As we drove past what had been the Wehrmacht camp’s cinema, Professor Rosensaft tells the story of Marlene Dietrich, who had left Germany for Hollywood to become a symbol of anti-Nazi resistance, performing during the war for Allied troops. In the summer of 1945, she returned to Germany and searched for her sister. When told she was at Belsen, Marlene Dietrich first thought she had been a prisoner there. What she discovered was that her sister and her husband had run the cinema for the Nazis. Dietrich, who was one of the highest paid actresses in the world, made sure her sister was looked after, but never spoke to her again.
Liberation, as Professor Rosensaft points out, is somewhat of a misnomer. The Germans were terrified that the typhus-ridden prisoners might escape and spread disease across the Lower Saxony heath. So they engaged in truce negotiations with the British, turning over Belsen to them on 15th April, though the British did not take full control over the camp until two days later.
It was during these first days that Brigadier Hughes encountered a young Polish-Jewish dentist, who had saved many lives during her time in Auschwitz. Hadassah (Ada) Bimko was deported from her home in Sosnowiec, Poland, with her family, arriving at Auschwitz-Birkenau on the night of August 3-4, 1943. Her parents, first husband, and five-and-a-half-year-old son were sent directly to their death in one of the gas chambers. Because of her medical training, the notorious SS doctor Josef Mengele, the “Angel of Death”, assigned her to work in the Birkenau infirmary, where she saved the lives of countless women by performing rudimentary surgeries and sending them on work details in advance of gas chamber selections by the SS.
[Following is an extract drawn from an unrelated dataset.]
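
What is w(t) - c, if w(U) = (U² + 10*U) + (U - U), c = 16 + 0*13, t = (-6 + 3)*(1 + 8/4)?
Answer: -25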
On November 14th, 1944, the Dr Bimko, who had studied at the University of Nancy, France, was deported to Bergen-Belsen, where she and a group of Jewish women inmates kept 149 children alive until the camp was liberated. When Brigadier Hughes met Dr Bimko, he put her in charge of organising a team of a few doctors and several hundred volunteers from among the survivors to help care for all the camp’s wounded. Gonin, who observed her in action, said that Dr Bimko “was the bravest woman he had ever known.”
It is with great pride that Professor Rosensaft tells this story of his remarkable mother. “For the greater part of the liberated Jews of Bergen-Belsen,” Professor Rosensaft said, his mother recalled many years later, “there was no ecstasy, no joy at our liberation. We had lost our families, our homes. We had no place to go, nobody to hug, nobody who was waiting for us, anywhere. We had been liberated from death and from the fear of death, but we were not free from the fear of life.”